They say that any media attention is good media attention, but one student at Yale probably would beg to differ. When Aleksey Vayner sent his résumé complete with video to a Swiss bank UBS, he got more attention then just from his potential employers. reports The New York Times.
Vayner's video showed him in a mock interview holding forth on his philosophy of life, interspersed with clips of him power lifting, playing tennis, dancing with a scantily clad woman and breaking bricks with his bare hand. Apparently, someone at UBS found it amusing enough to put the video on a blog and then it showed up on YouTube, along with harassing comments.
"I felt demonstrating competency in athletics is a good way to stand out, because the same characteristics are the same in business," Mr. Vayner said. "The need to set and achieve goals, to have the dedication and competitive drive that's required in business success."
But Vayner is not happy about all the media attention and feels that it has probably damaged his prospects landing an investment banker job. Since his address, email and phone number have been posted for all the world to see, people have been sending him critical comments and threatening email. The dark side of social networking is rearing its ugly head once again.
Some students at Yale have parodied the video, making their own versions by telling their own stories about Mr. Vayner on the Web, fabricating stories of bare-handed killings and handling nuclear waste. Some are questioning the validity of claims Vayner made on his résumé, such as whether he ran his own charity and investment firm.

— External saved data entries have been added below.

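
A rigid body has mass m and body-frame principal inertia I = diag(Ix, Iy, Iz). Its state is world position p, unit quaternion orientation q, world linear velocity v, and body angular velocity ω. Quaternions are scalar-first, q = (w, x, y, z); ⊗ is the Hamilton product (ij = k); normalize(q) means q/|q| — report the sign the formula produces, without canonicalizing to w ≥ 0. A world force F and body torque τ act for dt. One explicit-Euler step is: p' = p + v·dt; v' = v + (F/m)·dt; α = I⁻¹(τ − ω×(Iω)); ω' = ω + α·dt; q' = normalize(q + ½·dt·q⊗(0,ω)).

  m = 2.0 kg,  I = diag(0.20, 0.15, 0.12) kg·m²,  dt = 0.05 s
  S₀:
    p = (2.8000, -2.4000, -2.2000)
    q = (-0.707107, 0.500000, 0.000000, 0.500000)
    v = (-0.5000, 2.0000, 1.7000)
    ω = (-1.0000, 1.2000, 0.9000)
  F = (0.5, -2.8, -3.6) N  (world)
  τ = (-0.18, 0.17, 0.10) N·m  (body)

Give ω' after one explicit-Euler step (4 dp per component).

precession coupling ω×(Iω) = (-0.0324, -0.0720, 0.0600)
α = I⁻¹(τ − ω×Iω) = (-0.7380, 1.6133, 0.3333)
ω' = ω + α·dt = (-1.0369, 1.2807, 0.9167)

ω' = (-1.0369, 1.2807, 0.9167)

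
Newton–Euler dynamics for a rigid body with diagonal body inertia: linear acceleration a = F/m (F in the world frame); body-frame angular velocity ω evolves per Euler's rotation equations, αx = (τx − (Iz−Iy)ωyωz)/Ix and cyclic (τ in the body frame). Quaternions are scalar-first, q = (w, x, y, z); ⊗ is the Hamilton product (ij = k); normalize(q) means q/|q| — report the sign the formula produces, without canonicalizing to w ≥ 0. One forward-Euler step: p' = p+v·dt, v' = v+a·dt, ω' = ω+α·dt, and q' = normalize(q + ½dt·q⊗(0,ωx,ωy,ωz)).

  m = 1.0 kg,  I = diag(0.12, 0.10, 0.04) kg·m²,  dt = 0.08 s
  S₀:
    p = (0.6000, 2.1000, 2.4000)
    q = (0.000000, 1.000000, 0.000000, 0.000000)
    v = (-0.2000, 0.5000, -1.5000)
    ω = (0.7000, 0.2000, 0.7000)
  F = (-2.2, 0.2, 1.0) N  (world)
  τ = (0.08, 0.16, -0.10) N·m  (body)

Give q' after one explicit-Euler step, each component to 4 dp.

2q̇ = q⊗(0,ω) = (-0.7000000, 0.0000000, -0.7000000, 0.2000000)
updated quaternion q' = (-0.0280, 0.9992, -0.0280, 0.0080)

q' = (-0.0280, 0.9992, -0.0280, 0.0080)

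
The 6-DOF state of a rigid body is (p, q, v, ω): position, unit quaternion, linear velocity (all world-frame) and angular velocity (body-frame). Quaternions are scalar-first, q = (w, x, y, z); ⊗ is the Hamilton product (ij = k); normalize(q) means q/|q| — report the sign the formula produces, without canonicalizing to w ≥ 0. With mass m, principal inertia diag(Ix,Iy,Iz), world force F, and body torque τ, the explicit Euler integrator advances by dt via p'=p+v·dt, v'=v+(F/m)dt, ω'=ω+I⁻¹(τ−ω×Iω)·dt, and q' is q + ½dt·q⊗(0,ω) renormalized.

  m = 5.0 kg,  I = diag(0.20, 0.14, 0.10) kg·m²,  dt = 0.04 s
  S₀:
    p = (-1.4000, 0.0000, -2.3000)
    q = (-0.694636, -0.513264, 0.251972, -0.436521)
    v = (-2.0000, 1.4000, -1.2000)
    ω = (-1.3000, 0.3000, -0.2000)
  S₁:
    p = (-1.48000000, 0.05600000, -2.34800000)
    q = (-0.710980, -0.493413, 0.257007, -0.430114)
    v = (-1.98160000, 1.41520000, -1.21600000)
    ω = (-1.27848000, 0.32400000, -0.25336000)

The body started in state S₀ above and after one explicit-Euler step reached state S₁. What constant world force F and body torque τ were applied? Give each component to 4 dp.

Δv = v₁−v₀ = (0.01840000, 0.01520000, -0.01600000)
m·(v₁−v₀)/dt = (2.3000, 1.9000, -2.0000)
rate change Δω = (0.02152000, 0.02400000, -0.05336000)
I·α + gyro = (0.1100, 0.1100, -0.1100)

F = (2.3000, 1.9000, -2.0000)
τ = (0.1100, 0.1100, -0.1100)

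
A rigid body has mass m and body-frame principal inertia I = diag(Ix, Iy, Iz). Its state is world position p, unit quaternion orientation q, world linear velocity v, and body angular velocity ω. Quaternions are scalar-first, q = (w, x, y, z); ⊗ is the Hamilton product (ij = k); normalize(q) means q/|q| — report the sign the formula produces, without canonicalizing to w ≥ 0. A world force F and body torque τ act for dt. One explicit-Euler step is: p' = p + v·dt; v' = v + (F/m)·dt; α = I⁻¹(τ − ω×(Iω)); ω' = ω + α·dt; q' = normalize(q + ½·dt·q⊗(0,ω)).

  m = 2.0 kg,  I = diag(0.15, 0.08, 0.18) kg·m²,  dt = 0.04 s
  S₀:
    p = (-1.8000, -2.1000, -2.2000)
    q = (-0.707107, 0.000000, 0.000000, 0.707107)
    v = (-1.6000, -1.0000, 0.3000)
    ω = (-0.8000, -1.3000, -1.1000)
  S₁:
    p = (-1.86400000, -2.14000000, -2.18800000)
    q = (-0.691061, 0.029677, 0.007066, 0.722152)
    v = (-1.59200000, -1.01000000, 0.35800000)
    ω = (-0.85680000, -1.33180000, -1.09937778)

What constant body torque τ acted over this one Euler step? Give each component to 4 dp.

ω₁ − ω₀ = (-0.05680000, -0.03180000, 0.00062222)
ω₀×(Iω₀) = (0.1430, -0.0264, -0.0728)
applied torque τ = (-0.0700, -0.0900, -0.0700)

τ = (-0.0700, -0.0900, -0.0700)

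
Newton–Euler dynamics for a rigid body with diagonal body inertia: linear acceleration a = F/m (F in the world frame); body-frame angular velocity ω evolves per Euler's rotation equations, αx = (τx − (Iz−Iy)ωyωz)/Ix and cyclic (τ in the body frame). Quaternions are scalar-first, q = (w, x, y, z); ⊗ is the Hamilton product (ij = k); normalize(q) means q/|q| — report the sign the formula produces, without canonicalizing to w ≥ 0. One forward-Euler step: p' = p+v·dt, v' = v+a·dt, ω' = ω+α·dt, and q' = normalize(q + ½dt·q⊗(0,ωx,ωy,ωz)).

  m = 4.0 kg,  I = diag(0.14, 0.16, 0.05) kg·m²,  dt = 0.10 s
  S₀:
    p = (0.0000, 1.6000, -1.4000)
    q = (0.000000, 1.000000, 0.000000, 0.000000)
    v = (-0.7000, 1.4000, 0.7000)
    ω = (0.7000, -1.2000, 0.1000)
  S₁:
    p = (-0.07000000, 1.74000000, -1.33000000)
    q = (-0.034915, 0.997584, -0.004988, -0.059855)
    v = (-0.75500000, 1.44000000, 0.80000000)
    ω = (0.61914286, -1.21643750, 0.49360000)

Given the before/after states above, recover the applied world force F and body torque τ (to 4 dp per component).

Δω = ω₁−ω₀ = (-0.08085714, -0.01643750, 0.39360000)
gyro term ω₀×Iω₀ = (0.0132, 0.0063, -0.0168)
I·α + gyro = (-0.1000, -0.0200, 0.1800)
Δv = v₁−v₀ = (-0.05500000, 0.04000000, 0.10000000)
m·(v₁−v₀)/dt = (-2.2000, 1.6000, 4.0000)

F = (-2.2000, 1.6000, 4.0000)
τ = (-0.1000, -0.0200, 0.1800)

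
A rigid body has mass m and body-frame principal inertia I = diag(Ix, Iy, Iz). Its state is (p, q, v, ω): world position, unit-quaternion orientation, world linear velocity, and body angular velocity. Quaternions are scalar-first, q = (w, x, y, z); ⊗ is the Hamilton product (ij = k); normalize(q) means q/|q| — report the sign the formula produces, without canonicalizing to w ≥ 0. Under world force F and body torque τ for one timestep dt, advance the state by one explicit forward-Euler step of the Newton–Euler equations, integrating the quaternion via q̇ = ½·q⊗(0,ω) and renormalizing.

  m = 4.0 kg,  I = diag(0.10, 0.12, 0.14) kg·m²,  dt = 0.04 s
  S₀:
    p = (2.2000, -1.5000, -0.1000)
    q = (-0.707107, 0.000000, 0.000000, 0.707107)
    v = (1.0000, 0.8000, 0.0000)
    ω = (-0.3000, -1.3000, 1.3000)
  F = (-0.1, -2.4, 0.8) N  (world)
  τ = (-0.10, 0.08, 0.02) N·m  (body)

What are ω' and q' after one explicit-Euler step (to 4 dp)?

(τ − ω×Iω)/I = (-0.6620, 0.5367, 0.0871)
ω' = ω + α·dt = (-0.3265, -1.2785, 1.3035)
Hamilton product q⊗(0,ω) = (-0.9192391, 1.1313712, 0.7071070, -0.9192391)
q + ½dt·q⊗(0,ω), renormalized = (-0.7250, 0.0226, 0.0141, 0.6882)

ω' = (-0.3265, -1.2785, 1.3035)
q' = (-0.7250, 0.0226, 0.0141, 0.6882)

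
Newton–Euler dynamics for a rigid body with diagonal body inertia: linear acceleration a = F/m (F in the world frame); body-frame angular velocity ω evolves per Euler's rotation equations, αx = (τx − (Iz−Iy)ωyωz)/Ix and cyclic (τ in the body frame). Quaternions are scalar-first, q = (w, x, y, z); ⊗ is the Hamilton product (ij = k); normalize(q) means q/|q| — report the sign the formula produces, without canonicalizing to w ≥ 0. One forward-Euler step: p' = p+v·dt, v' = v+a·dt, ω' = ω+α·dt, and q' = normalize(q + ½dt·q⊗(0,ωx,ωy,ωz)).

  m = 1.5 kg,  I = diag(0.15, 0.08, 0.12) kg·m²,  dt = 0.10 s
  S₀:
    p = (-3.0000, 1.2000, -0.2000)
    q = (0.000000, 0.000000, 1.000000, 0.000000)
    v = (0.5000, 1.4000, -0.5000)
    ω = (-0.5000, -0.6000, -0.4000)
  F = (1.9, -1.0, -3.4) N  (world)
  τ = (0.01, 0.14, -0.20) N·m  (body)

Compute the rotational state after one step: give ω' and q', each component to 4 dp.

ω×(Iω) gyroscopic = (0.0096, 0.0060, -0.0210)
α = I⁻¹(τ − ω×Iω) = (0.0027, 1.6750, -1.4917)
ω + α·dt = (-0.4997, -0.4325, -0.5492)
Hamilton product q⊗(0,ω) = (0.6000000, -0.4000000, 0.0000000, 0.5000000)
q' = normalize(q + ½dt·q⊗(0,ω)) = (0.0300, -0.0200, 0.9990, 0.0250)

ω' = (-0.4997, -0.4325, -0.5492)
q' = (0.0300, -0.0200, 0.9990, 0.0250)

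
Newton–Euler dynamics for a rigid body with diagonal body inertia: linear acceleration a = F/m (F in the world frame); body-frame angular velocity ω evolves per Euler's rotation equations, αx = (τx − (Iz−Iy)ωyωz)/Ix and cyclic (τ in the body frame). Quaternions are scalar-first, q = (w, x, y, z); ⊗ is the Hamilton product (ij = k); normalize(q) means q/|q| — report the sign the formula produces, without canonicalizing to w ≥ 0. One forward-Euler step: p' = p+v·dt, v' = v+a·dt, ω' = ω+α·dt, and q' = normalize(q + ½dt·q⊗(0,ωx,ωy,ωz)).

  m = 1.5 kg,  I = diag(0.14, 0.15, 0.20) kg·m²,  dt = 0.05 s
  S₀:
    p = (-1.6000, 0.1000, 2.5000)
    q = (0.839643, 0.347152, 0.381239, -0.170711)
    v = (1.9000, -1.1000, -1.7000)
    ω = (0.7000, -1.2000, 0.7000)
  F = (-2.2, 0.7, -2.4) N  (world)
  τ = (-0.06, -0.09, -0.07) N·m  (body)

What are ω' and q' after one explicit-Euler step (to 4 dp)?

(τ − ω×Iω)/I = (-0.1286, -0.4040, -0.3080)
ω' = ω + α·dt = (0.6936, -1.2202, 0.6846)
Hamilton product q⊗(0,ω) = (0.3339781, 0.6497642, -1.3700757, -0.0956996)
q + ½dt·q⊗(0,ω), renormalized = (0.8474, 0.3631, 0.3467, -0.1730)

ω' = (0.6936, -1.2202, 0.6846)
q' = (0.8474, 0.3631, 0.3467, -0.1730)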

The tone of the video seems too serious to be parody, yet too over-the-top to be credible. After sharing the clip, fellow students at Yale, he said, began telling their own tales about Mr. Vayner on the Web, fabricating stories of bare-handed killings and handling nuclear waste. The Internet scrutiny also raised questions about some of Mr. Vayner's claims in his résumé, including assertions that he ran his own charity and investment firm.
Mr. Vayner and his lawyer, Christian P. Stueben, said they discussing legal options against UBS.

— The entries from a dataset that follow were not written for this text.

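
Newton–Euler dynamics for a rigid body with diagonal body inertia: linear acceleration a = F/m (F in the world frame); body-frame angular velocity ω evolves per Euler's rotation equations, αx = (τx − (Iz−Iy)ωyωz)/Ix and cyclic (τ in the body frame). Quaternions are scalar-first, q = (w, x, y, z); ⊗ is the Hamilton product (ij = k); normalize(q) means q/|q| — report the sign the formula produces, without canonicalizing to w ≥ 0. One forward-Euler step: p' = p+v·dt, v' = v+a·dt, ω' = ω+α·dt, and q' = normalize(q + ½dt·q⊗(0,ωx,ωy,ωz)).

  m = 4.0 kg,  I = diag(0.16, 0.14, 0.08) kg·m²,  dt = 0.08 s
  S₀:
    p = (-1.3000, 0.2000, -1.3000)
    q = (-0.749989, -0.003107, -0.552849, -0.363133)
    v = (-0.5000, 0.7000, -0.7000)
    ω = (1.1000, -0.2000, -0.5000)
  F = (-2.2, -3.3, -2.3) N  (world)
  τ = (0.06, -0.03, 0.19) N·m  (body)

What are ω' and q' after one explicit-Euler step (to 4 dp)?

ω' = (1.1330, -0.1920, -0.3144)
q' = (-0.7606, -0.0279, -0.5622, -0.3234)

α = I⁻¹(τ − ω×Iω) = (0.4125, 0.1000, 2.3200)
ω' = ω + α·dt = (1.1330, -0.1920, -0.3144)
q⊗(0,ω) = (-0.2887186, -0.6211900, -0.2510020, 0.9837498)
updated quaternion q' = (-0.7606, -0.0279, -0.5622, -0.3234)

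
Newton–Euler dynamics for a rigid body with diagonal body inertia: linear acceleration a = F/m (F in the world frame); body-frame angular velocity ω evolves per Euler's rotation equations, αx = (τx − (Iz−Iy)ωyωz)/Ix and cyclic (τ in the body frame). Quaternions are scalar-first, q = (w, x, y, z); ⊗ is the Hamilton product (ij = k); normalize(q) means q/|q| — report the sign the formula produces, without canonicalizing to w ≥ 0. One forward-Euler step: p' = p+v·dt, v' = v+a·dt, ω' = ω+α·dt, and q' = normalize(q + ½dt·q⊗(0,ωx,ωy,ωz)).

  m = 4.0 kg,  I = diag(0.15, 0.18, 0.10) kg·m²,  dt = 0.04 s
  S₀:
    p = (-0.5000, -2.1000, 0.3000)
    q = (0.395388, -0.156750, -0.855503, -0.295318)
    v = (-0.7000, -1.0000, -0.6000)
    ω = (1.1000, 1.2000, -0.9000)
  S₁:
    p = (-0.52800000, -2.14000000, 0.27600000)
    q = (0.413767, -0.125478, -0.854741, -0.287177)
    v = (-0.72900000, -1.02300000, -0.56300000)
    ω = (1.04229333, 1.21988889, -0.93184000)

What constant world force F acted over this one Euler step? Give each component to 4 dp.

F = (-2.9000, -2.3000, 3.7000)

v₁ − v₀ = (-0.02900000, -0.02300000, 0.03700000)
applied force F = (-2.9000, -2.3000, 3.7000)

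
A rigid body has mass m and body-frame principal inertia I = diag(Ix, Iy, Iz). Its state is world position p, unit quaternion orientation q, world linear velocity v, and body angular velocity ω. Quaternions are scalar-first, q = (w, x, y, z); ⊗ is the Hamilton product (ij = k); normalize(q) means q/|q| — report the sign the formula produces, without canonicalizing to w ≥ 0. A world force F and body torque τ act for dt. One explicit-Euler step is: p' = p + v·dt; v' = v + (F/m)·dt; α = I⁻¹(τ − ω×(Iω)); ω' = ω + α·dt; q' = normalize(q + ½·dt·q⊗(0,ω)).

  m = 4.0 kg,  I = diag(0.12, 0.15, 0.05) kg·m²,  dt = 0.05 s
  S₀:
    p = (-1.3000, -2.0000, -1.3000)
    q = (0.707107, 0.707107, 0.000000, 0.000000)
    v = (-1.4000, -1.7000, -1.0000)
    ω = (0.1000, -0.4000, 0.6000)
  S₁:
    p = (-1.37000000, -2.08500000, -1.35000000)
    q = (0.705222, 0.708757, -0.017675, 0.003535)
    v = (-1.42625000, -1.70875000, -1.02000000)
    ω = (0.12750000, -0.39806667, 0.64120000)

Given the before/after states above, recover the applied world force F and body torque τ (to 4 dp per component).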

"As a firm, UBS obviously respects the privacy of applicants' correspondences and does not circulate job applications and résumés to the public. To the extent that any policy was breached, it will be dealt with appropriately." said a UBS spokesman in a statement.
But a piece on Fox News questions why Aleskey should be complaining about his newfound fame. On Fox, PR expert Fraser Seitel says the video shows why Aleskey would make a great investment banker.